What’s Cooking: Challah bread

CHESTNUT HILL (WHDH) — Sunday night marks the start of the Jewish New Year, Rosh Hashanah. Foods served during the holiday are sweet and abundant, like Challah bread.

At Chabad of Chestnut Hill, co-Director Grunie Uminer shared her recipe for Challah bread.

Challah recipe
Ingredients/Shopping List:
Dough:
● 2¼ tsp. dry yeast (0.25 oz. / 7 grams)
● 1 cup warm water
● 1 egg
● ¼ cup honey
● 3 tbsp. oil
● 1 tsp. salt
● Approximately 4 ½ cups flour (as always, add the flour slowly towards the end and feel if
the dough needs more or less)
● 1 cup raisins (use as much as you see fit)
Egg Wash:
● 1 egg
Sweet Crumb Topping:
● ½ cup flour
● ½ cup sugar
● 1 tsp. vanilla
● 5 tbsp. oil
Directions:
1. In a very large bowl, dissolve yeast in 1 cup of warm water and let sit about 15–20
minutes until slightly frothy.
2. Add the rest of the ingredients and half the flour. Mix until a loose batter forms.

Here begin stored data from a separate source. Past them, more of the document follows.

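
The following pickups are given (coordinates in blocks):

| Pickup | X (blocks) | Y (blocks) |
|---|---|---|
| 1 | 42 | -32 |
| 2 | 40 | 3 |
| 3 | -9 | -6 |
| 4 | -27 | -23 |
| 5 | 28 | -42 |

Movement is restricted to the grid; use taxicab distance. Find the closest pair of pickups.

1 and 5

Pairwise distances:
1–2: 37 blocks
1–3: 77 blocks
1–4: 78 blocks
1–5: 24 blocks
2–3: 58 blocks
2–4: 93 blocks
2–5: 57 blocks
3–4: 35 blocks
3–5: 73 blocks
4–5: 74 blocks
Closest pair: 1–5 at 24 blocks.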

Add the
rest of the flour a couple of cups at a time, until the dough is soft but not sticky.
3. Cover the dough with a wet towel or plastic wrap and put it in a warm place to rise for
about 1½ hours. Dough should double in size.
4. Punch the dough down and let it rest for 10 minutes.
5. Roll into a snake, then wrap in circular formation (as in pictures below). Place loaf on
lightly greased cookie sheets and let rise for another 40 minutes.
6. Make the sweet crumb topping by putting the flour and sugar into a bowl. Slowly add the
vanilla and oil, mixing with a spoon, or your fingertips until you it reaches crumb
consistency.
7. Egg wash the loaf and sprinkle with crumb topping. Bake at 375° F for approximately 45
minutes. Loaf should be golden brown and firm on the bottom.